Major League Soccer also has had a poor World Cup. The league sent 19 players to Russia and all but four are certain to come back this week. And the 15 who are coming back — six each with Costa Rica and Panama, two with Peru and LAFC’s Omar Gaber with Egypt — have yet to see their teams earn a point.
The four remaining MLS players will square off Wednesday when Mexico, with LAFC’s Carlos Vela and the Galaxy duo of Giovani and Jonathan dos Santos, plays Sweden and Seattle Sounders midfielder Gustav Svensson.
Records and regression in TV ratings
There have been bright spots, though.
Telemundo drew an average of 6.6 million viewers for Saturday’s Mexico-South Korea match, making it the second-most-watched sporting event in the network’s history behind only last week’s Germany-Mexico match.

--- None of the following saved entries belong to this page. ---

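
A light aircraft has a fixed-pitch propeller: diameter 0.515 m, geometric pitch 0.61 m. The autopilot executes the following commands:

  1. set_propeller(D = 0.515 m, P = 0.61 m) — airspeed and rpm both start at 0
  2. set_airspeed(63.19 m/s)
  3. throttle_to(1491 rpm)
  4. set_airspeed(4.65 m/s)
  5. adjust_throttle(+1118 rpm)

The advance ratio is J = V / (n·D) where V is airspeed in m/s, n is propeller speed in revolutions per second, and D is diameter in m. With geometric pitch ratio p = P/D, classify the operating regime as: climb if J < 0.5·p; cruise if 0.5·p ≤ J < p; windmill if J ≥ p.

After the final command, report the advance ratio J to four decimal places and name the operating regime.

set_propeller: D = 0.515 m, P = 0.61 m (p = P/D = 1.184466); state ← (V=0, rpm=0)
set_airspeed(63.19): V ← 63.19 m/s
throttle_to(1491): rpm ← 1491
set_airspeed(4.65): V ← 4.65 m/s
adjust_throttle(+1118): rpm ← 1491 +1118 = 2609
final state: V = 4.65 m/s, rpm = 2609 → n = rpm/60 = 43.483333 rev/s
J = V / (n·D) = 4.65 / (43.483333 × 0.515) = 0.207646
regime bands: climb J<0.5922 | cruise [0.5922, 1.1845) | windmill J≥1.1845
J = 0.2076 → climb

J = 0.2076, regime = climb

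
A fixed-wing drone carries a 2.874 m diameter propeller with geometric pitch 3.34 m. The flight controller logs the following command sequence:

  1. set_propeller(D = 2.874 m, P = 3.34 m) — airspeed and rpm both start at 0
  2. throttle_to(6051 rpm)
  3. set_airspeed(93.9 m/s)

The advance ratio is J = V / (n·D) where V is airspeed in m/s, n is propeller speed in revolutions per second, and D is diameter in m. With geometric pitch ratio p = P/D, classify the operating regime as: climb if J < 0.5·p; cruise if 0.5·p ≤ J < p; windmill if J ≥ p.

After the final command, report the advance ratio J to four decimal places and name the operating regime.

set_propeller: D = 2.874 m, P = 3.34 m (p = P/D = 1.162143); state ← (V=0, rpm=0)
throttle_to(6051): rpm ← 6051
set_airspeed(93.9): V ← 93.9 m/s
final state: V = 93.9 m/s, rpm = 6051 → n = rpm/60 = 100.850000 rev/s
J = V / (n·D) = 93.9 / (100.850000 × 2.874) = 0.323969
regime bands: climb J<0.5811 | cruise [0.5811, 1.1621) | windmill J≥1.1621
J = 0.3240 → climb

J = 0.3240, regime = climb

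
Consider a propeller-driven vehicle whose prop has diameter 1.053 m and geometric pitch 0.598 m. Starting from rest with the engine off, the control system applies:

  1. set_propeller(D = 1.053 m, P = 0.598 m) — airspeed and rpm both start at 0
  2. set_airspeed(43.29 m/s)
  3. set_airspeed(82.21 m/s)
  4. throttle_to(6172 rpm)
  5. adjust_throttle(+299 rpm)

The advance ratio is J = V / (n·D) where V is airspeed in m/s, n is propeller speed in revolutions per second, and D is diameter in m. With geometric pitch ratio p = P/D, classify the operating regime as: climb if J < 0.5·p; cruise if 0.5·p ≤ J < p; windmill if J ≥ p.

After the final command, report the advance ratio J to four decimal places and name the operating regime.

J = 0.7239, regime = windmill

set_propeller: D = 1.053 m, P = 0.598 m (p = P/D = 0.567901); state ← (V=0, rpm=0)
set_airspeed(43.29): V ← 43.29 m/s
set_airspeed(82.21): V ← 82.21 m/s
throttle_to(6172): rpm ← 6172
adjust_throttle(+299): rpm ← 6172 +299 = 6471
final state: V = 82.21 m/s, rpm = 6471 → n = rpm/60 = 107.850000 rev/s
J = V / (n·D) = 82.21 / (107.850000 × 1.053) = 0.723896
regime bands: climb J<0.2840 | cruise [0.2840, 0.5679) | windmill J≥0.5679
J = 0.7239 → windmill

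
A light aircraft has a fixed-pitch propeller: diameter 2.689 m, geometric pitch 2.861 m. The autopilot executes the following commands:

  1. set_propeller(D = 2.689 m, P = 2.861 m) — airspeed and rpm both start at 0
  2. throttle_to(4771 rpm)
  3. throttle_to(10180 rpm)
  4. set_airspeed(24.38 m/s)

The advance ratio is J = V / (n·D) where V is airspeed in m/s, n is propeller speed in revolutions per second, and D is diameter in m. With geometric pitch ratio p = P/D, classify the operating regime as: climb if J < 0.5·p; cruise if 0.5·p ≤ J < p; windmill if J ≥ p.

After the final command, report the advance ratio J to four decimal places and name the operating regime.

set_propeller: D = 2.689 m, P = 2.861 m (p = P/D = 1.063964); state ← (V=0, rpm=0)
throttle_to(4771): rpm ← 4771
throttle_to(10180): rpm ← 10180
set_airspeed(24.38): V ← 24.38 m/s
final state: V = 24.38 m/s, rpm = 10180 → n = rpm/60 = 169.666667 rev/s
J = V / (n·D) = 24.38 / (169.666667 × 2.689) = 0.053438
regime bands: climb J<0.5320 | cruise [0.5320, 1.0640) | windmill J≥1.0640
J = 0.0534 → climb

J = 0.0534, regime = climb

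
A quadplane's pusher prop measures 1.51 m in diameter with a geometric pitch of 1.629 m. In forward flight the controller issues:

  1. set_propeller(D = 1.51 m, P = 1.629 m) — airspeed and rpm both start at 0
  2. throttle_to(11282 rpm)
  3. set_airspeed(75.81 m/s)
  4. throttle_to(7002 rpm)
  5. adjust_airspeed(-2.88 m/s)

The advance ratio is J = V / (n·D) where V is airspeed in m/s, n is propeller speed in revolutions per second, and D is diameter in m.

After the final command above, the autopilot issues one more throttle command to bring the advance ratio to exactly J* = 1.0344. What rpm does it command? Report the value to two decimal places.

set_propeller: D = 1.51 m, P = 1.629 m (p = P/D = 1.078808); state ← (V=0, rpm=0)
throttle_to(11282): rpm ← 11282
set_airspeed(75.81): V ← 75.81 m/s
throttle_to(7002): rpm ← 7002
adjust_airspeed(-2.88): V ← 75.81 -2.88 = 72.93 m/s
final state: V = 72.93 m/s, rpm = 7002 → n = rpm/60 = 116.700000 rev/s
target J* = 1.0344; solve J* = V/(n·D) for n: n = V/(J*·D) = 72.93/(1.0344 × 1.51) = 46.691815 rev/s
rpm = 60·n = 2801.508889

rpm = 2801.51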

The Mexico-South Korea audience peaked at 7.6 million.
But Telemundo‘s average TV audience of 2 million through the first 10 match days is down from Univison’s 3.5 million for the entire tournament in Brazil.
Saturday’s three matches on Fox, meanwhile, averaged nearly 3.9 million viewers, topped by an audience of 5.4 million for Germany’s stoppage-time win over Sweden. Viewership for that match peaked at more than 6.7 million, making it the most-watched World Cup group-stage match not involving a U.S. team since at least 1990.
Mexico’s win over South Korea pulled in nearly 4.7 million viewers on Fox, which drew an average audience of more than 2.1 million viewers through the first 10 days of play.
ESPN’s World Cup coverage averaged 4.6 million viewers four years ago, although that included a record 26.5 million for the tournament final.
Swiss trio fined
Granit Xhaka and Xherdan Shaqiri received warnings and fines of 10,000 Swiss francs ($10,100) for unsporting behavior in a judgment Monday by FIFA’s disciplinary panel. Switzerland captain Stephan Lichtsteiner was warned and fined 5,000 Swiss francs ($5,050).
Xhaka and Shaqiri have ethnic Albanian heritage linked to Kosovo, a former Serbian province that declared independence in 2008. Serbia doesn’t recognize that independence.
Egypt keeper oldest to play in World Cup
Egypt goalkeeper Essam El-Hadary took the field for his team’s final group match Monday to become, at 45, the oldest player to appear in a World Cup. And though he saved one penalty shot, he couldn’t stop Saudi Arabia from winning 2-1 in a game matching teams that had already been eliminated.
“I want to thank my teammates.” El Hadary said. “It was a great honor for me to play.”
The Associated Press contributed to this report.